Preparation is key to effective public speaking, and you need to spend a good deal of time thinking about your presentation before you begin actually putting it together. As I explained in previous posts, you first must find out as much as you can about your audience (see here and here) and then you must decide what your main point is going to be (see here).
Then you must tailor your presentation to answer this question about your audience: What’s in it for them? (You will sometimes see the acronym WIIFM, for What’s IN It For Me? It’s the same idea.)
Listeners in your audience will want to know why they should be investing their time listening to you, and you better make it worth their while. If audience members don’t understand why they should care about what you say you will have a hard time keeping their attention. Worse, they may tune out so much that they miss the point you want to make.
Your goal when presenting is to marry the main point you want to make to what is in it for your audience.
Let’s look at an example.

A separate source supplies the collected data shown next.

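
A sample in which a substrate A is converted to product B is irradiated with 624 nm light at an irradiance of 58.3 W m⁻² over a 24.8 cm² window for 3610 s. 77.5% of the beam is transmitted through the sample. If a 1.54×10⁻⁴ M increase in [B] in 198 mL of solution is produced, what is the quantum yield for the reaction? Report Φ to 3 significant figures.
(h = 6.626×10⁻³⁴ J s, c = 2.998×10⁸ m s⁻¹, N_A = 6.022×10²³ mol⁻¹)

Product: (1.54×10⁻⁴ M)(0.198 L) = 3.049×10⁻⁵ mol.
Photon energy at 624 nm: hc/λ = (6.626×10⁻³⁴)(2.998×10⁸)/(624×10⁻⁹) = 3.183×10⁻¹⁹ J.
Energy delivered: (58.3 W m⁻²)(24.8×10⁻⁴ m²)(3610 s) = 521.9 J.
Photons incident: 521.9 / 3.183×10⁻¹⁹ = 1.640×10²¹, i.e. 1.640×10²¹/6.022×10²³ = 0.002723 mol.
Fraction absorbed: 1 − 77.5/100 = 0.2250.
Photons absorbed: 0.2250 × 0.002723 = 6.127×10⁻⁴ mol.
Φ = 3.049×10⁻⁵ mol / 6.127×10⁻⁴ mol photons = 0.0498.

Φ = 0.0498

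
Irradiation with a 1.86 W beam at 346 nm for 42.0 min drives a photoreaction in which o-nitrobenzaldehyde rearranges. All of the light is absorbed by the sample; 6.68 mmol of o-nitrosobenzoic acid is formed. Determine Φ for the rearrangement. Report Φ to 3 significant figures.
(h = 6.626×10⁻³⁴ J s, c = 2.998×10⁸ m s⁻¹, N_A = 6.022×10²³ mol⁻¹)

Φ = 0.493

Product: 6.68 mmol = 0.00668 mol.
Photon energy at 346 nm: hc/λ = (6.626×10⁻³⁴)(2.998×10⁸)/(346×10⁻⁹) = 5.741×10⁻¹⁹ J.
Energy delivered: (1.86 W)(2520 s) = 4687 J.
Photons incident: 4687 / 5.741×10⁻¹⁹ = 8.164×10²¹, i.e. 8.164×10²¹/6.022×10²³ = 0.01356 mol.
Φ = 0.00668 mol / 0.01356 mol photons = 0.493.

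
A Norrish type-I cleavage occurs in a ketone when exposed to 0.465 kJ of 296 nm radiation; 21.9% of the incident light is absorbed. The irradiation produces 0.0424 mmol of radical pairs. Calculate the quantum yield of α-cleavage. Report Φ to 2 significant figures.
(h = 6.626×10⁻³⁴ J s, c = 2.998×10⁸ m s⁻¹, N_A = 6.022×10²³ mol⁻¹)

Product: 0.0424 mmol = 4.24×10⁻⁵ mol.
Photon energy at 296 nm: hc/λ = (6.626×10⁻³⁴)(2.998×10⁸)/(296×10⁻⁹) = 6.711×10⁻¹⁹ J.
Incident energy: 0.465 kJ = 465 J.
Photons incident: 465 / 6.711×10⁻¹⁹ = 6.929×10²⁰, i.e. 6.929×10²⁰/6.022×10²³ = 0.001151 mol.
Photons absorbed: 0.219 × 0.001151 = 2.521×10⁻⁴ mol.
Φ = 4.24×10⁻⁵ mol / 2.521×10⁻⁴ mol photons = 0.17.

Φ = 0.17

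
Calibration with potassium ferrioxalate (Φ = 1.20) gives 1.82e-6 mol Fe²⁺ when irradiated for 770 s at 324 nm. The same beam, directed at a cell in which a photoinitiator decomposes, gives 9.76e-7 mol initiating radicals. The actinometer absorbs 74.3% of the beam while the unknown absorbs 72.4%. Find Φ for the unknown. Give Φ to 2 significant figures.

Photons absorbed by the actinometer: 1.82e-6 / 1.20 = 1.517e-6 mol.
Incident flux: 1.517e-6 / 0.743 = 2.042e-6 einstein.
Absorbed by unknown: 0.724 × 2.042e-6 = 1.478e-6 mol.
Φ(unknown) = 9.76e-7 / 1.478e-6 = 0.66.

Φ = 0.66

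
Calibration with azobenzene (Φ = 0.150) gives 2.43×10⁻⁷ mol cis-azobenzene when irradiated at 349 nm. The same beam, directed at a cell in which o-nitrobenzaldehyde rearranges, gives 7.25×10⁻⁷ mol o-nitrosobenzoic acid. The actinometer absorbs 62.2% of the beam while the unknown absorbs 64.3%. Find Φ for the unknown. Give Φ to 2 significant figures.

Φ = 0.43

Photons absorbed by the actinometer: 2.43×10⁻⁷ / 0.150 = 1.620×10⁻⁶ mol.
Incident flux: 1.620×10⁻⁶ / 0.622 = 2.605×10⁻⁶ einstein.
Absorbed by unknown: 0.643 × 2.605×10⁻⁶ = 1.675×10⁻⁶ mol.
Φ(unknown) = 7.25×10⁻⁷ / 1.675×10⁻⁶ = 0.43.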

You are going to pitch a new project proposal to senior management. The main point of the presentation is to get approval to proceed.
You really want this project to go forward because it will do wonders for your career in terms of exposure, responsibility and, likely, compensation. Should you focus on those things? No. You probably shouldn’t even mention the benefits the project would have for you. Your audience is not going to care about any of that.
The thrust of your presentation needs to be the reasons why approval would be good for senior management. Would the project be a new source of revenue? How much is it likely to generate? Would it cut costs? By how much? Would it bring prestige or increased exposure to the company (and therefore, to senior management)?
Those are the questions you consider answering in your presentation.
Broad Self-Interest
Keep in mind that your appeal may be to a broader self-interest rather than a specific one for each audience member. Say, for instance, your presentation is about the diversity initiatives in your workplace. A listener who identifies has a minority would have a direct self-interest in learning about that. But what if your audience was made up of mostly white male executives? In that situation, you might appeal to a broader self-interest. For instance, you might want to emphasize that companies with diversity initiatives are seen as positive role models by the public, appealing to the male executives pride and ego.
Sometimes, the answer to “What’s in It for Them?” is more general or informative. Say you have been tasked to explain new compliance policies to every department in the company. Your main point is that these policies must be followed. For those departments that are affected by the policies, you would focus on how it would be beneficial for them to follow the policies (and detrimental to them if they don’t). But what about departments where the policies won’t have an impact? What’s in it for them? You could use the presentation to reassure them that the company is keeping up with all compliance demands so that it will remain in good standing (i.e., “your jobs will be safe.”) The details of the policies may not stick with your audiences in those departments, but they will leave knowing there are policies and that the company is on top of its compliance obligations.
Icebreaker Question
Depending on the topic, you can even use the “What’s In It for Me?” question to start your presentation. Like so:
· “You may be asking yourself, what does this project mean for my job?”
· “You may ask, why should I care about topic X?”
· “You may be asking, how do the changes in the company affect me?”
Let’s wrap this topic up with a personal example. A while back I used to run two different public-speaking workshops at a company. One was a daylong workshop and the other was two days. Workers would regularly ask me which workshop they should take. Of course, I wanted everyone to take the two-day workshop (Double the money! Less setup time!). So my main point was to persuade them to sign up for the two-day workshop, but my pitch never included the benefits the longer workshop had for me.
I focused on the benefits that the two-day workshop offered to the worker. With the two-day workshop, the participant would get up and speak before the class twice as many times, and the more practice they got the more feedback I could give them. Also with the two-day workshop, their presentations were videotaped so we could watch them together and I could point out specifics. And they got to keep a copy of their presentations to take home to study later.
Not a word about how the two-day workshop benefited me. It was all about “What’s in It for Them?”